- Third baseman
- Born: July 10, 1876 Brooklyn, New York, U.S.
- Died: August 24, 1900 (aged 24) Bayonne, New Jersey, U.S.
- Batted: UnknownThrew: Unknown

MLB debut
- October 13, 1898, for the New York Giants

Last MLB appearance
- May 31, 1899, for the New York Giants

MLB statistics
- Batting average: .182
- Home runs: 0
- Runs Batted in: 1
- Stats at Baseball Reference

Teams
- New York Giants (1898–1899);

= John Puhl =

American baseball player (1876–1900)

John G. Puhl (July 10, 1876 – August 24, 1900) was an American professional baseball player from Brooklyn, New York, who appeared in three games over two seasons with the New York Giants from 1898 to 1899.
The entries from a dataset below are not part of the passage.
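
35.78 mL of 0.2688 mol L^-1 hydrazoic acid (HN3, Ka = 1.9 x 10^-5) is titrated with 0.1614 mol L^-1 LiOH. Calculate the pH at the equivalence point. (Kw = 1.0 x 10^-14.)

n(HN3) = 0.2688 x 0.03578 = 0.009618 mol; V(LiOH) at equivalence = 0.009618/0.1614 = 0.05959 L.
At equivalence all the acid is converted to N3-; total volume = 0.03578 + 0.05959 = 0.09537 L, so [N3-] = 0.009618/0.09537 = 0.1008 M.
Kb = Kw/Ka = 1.0e-14 / 1.9 x 10^-5 = 5.26e-10.
[OH^-] = sqrt(Kb x [N3-]) = sqrt(5.26e-10 x 0.1008) = 7.29e-6 M.
pOH = 5.14, so pH = 14.00 - 5.14 = 8.86.

8.86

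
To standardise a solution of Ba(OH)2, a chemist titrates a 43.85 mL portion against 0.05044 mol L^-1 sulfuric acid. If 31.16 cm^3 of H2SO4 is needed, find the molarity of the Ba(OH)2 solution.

n(H2SO4) delivered = 0.05044 x 0.03116 = 0.001572 mol.
For a 1:1 reaction, n(Ba(OH)2) = 0.001572 mol.
[Ba(OH)2] = 0.001572 mol / 0.04385 L = 0.0358 M.

0.0358 M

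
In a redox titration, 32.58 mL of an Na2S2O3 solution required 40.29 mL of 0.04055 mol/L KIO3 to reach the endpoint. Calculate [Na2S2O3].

0.301 M

n(KIO3) = 0.04055 x 0.04029 = 0.001634 mol.
From the balanced equation, 1 mol KIO3 reacts with 6 mol Na2S2O3, so n(Na2S2O3) = 0.001634 x 6/1 = 0.009803 mol.
[Na2S2O3] = 0.009803 / 0.03258 L = 0.301 M.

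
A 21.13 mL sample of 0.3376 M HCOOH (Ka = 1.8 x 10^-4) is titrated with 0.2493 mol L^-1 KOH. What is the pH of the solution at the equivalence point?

n(HCOOH) = 0.3376 x 0.02113 = 0.007133 mol; V(KOH) at equivalence = 0.007133/0.2493 = 0.02861 L.
At equivalence all the acid is converted to HCOO-; total volume = 0.02113 + 0.02861 = 0.04974 L, so [HCOO-] = 0.007133/0.04974 = 0.1434 M.
Kb = Kw/Ka = 1.0e-14 / 1.8 x 10^-4 = 5.56e-11.
[OH^-] = sqrt(Kb x [HCOO-]) = sqrt(5.56e-11 x 0.1434) = 2.82e-6 M.
pOH = 5.55, so pH = 14.00 - 5.55 = 8.45.

8.45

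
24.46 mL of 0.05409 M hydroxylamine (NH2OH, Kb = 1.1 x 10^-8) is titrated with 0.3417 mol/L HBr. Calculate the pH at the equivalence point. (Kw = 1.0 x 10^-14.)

3.69

n(NH2OH) = 0.05409 x 0.02446 = 0.001323 mol; V(HBr) at equivalence = 0.001323/0.3417 = 0.003872 L.
At equivalence the base is fully converted to NH3OH+; total volume = 0.02833 L, so [NH3OH+] = 0.001323/0.02833 = 0.04670 M.
Ka(NH3OH+) = Kw/Kb = 1.0e-14 / 1.1 x 10^-8 = 9.09e-7.
[H^+] = sqrt(Ka x [NH3OH+]) = sqrt(9.09e-7 x 0.04670) = 0.000206 M.
pH = -log(0.000206) = 3.69.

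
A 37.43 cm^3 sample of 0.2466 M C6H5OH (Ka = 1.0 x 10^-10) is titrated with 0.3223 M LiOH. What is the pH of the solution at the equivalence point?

n(C6H5OH) = 0.2466 x 0.03743 = 0.009230 mol; V(LiOH) at equivalence = 0.009230/0.3223 = 0.02864 L.
At equivalence all the acid is converted to C6H5O-; total volume = 0.03743 + 0.02864 = 0.06607 L, so [C6H5O-] = 0.009230/0.06607 = 0.1397 M.
Kb = Kw/Ka = 1.0e-14 / 1.0 x 10^-10 = 0.000100.
[OH^-] = sqrt(Kb x [C6H5O-]) = sqrt(0.000100 x 0.1397) = 0.00374 M.
pOH = 2.43, so pH = 14.00 - 2.43 = 11.57.

11.57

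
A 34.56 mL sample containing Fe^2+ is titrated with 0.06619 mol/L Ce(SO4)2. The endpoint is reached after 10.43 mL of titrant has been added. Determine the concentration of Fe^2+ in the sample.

0.0200 M

n(Ce(SO4)2) = 0.06619 x 0.01043 = 0.0006904 mol.
From the balanced equation, 1 mol Ce(SO4)2 reacts with 1 mol Fe^2+, so n(Fe^2+) = 0.0006904 x 1/1 = 0.0006904 mol.
[Fe^2+] = 0.0006904 / 0.03456 L = 0.0200 M.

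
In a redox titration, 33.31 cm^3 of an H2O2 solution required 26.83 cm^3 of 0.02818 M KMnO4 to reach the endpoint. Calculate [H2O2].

n(KMnO4) = 0.02818 x 0.02683 = 0.0007561 mol.
From the balanced equation, 2 mol KMnO4 reacts with 5 mol H2O2, so n(H2O2) = 0.0007561 x 5/2 = 0.001890 mol.
[H2O2] = 0.001890 / 0.03331 L = 0.0567 M.

0.0567 M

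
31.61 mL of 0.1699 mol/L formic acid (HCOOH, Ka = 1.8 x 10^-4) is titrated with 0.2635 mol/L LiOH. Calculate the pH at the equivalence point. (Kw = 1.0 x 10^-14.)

8.38

n(HCOOH) = 0.1699 x 0.03161 = 0.005371 mol; V(LiOH) at equivalence = 0.005371/0.2635 = 0.02038 L.
At equivalence all the acid is converted to HCOO-; total volume = 0.03161 + 0.02038 = 0.05199 L, so [HCOO-] = 0.005371/0.05199 = 0.1033 M.
Kb = Kw/Ka = 1.0e-14 / 1.8 x 10^-4 = 5.56e-11.
[OH^-] = sqrt(Kb x [HCOO-]) = sqrt(5.56e-11 x 0.1033) = 2.40e-6 M.
pOH = 5.62, so pH = 14.00 - 5.62 = 8.38.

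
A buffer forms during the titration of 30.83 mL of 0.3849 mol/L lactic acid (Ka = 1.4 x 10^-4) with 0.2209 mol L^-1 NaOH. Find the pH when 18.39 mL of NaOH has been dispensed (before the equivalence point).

Initial n(HC3H5O3) = 0.3849 x 0.03083 = 0.01187 mol.
n(NaOH) added = 0.2209 x 0.01839 = 0.004062 mol, converting that many moles of HC3H5O3 to C3H5O3-.
Remaining n(HC3H5O3) = 0.007804 mol; n(C3H5O3-) = 0.004062 mol.
By Henderson-Hasselbalch, pH = pKa + log([A^-]/[HA]) = 3.85 + log(0.004062/0.007804) = 3.85 + (-0.28) = 3.57.

3.57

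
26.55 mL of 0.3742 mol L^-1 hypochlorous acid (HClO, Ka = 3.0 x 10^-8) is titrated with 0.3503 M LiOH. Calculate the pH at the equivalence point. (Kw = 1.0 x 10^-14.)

10.39

n(HClO) = 0.3742 x 0.02655 = 0.009935 mol; V(LiOH) at equivalence = 0.009935/0.3503 = 0.02836 L.
At equivalence all the acid is converted to ClO-; total volume = 0.02655 + 0.02836 = 0.05491 L, so [ClO-] = 0.009935/0.05491 = 0.1809 M.
Kb = Kw/Ka = 1.0e-14 / 3.0 x 10^-8 = 3.33e-7.
[OH^-] = sqrt(Kb x [ClO-]) = sqrt(3.33e-7 x 0.1809) = 0.000246 M.
pOH = 3.61, so pH = 14.00 - 3.61 = 10.39.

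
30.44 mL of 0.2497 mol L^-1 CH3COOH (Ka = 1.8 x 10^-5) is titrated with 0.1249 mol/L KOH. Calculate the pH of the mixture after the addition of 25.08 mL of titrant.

Initial n(CH3COOH) = 0.2497 x 0.03044 = 0.007601 mol.
n(KOH) added = 0.1249 x 0.02508 = 0.003132 mol, converting that many moles of CH3COOH to CH3COO-.
Remaining n(CH3COOH) = 0.004468 mol; n(CH3COO-) = 0.003132 mol.
By Henderson-Hasselbalch, pH = pKa + log([A^-]/[HA]) = 4.74 + log(0.003132/0.004468) = 4.74 + (-0.15) = 4.59.

4.59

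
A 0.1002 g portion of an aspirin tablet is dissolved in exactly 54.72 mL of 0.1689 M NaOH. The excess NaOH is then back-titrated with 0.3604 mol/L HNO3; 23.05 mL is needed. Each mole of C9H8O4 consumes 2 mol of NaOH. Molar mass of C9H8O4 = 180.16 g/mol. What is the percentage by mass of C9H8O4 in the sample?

Total n(NaOH) added = 0.1689 x 0.05472 = 0.009242 mol.
n(HNO3) used = 0.3604 x 0.02305 = 0.008307 mol, which equals the excess n(NaOH).
So n(NaOH) consumed by the sample = 0.009242 - 0.008307 = 0.0009350 mol.
n(C9H8O4) = 0.0009350 / 2 = 0.0004675 mol.
mass C9H8O4 = 0.0004675 x 180.16 = 0.08422 g, so %C9H8O4 = 0.08422/0.1002 x 100 = 84.1%.

84.1%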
He began his professional baseball career with the New London Whalers of the Connecticut State League in 1898 at the age of 21. He played for the Whalers from May 4 until September 10 then was signed by the New York Giants of the National League. Puhl appeared in two games for the Giants as their third baseman, collecting two hits in nine at bats, scored one run and had one run batted in.

In 1899, Puhl returned to the Connecticut League to play for the Bridgeport Orators, and appeared in 19 games and had a .145 batting average. Later in season, he again signed with the Giants, playing one game at third base, and went hitless in two at bats.

Puhl died at the age of 24 of pulmonary tubercular phthisis in Bayonne, New Jersey, and is interred at Holy Name Cemetery in Jersey City, New Jersey.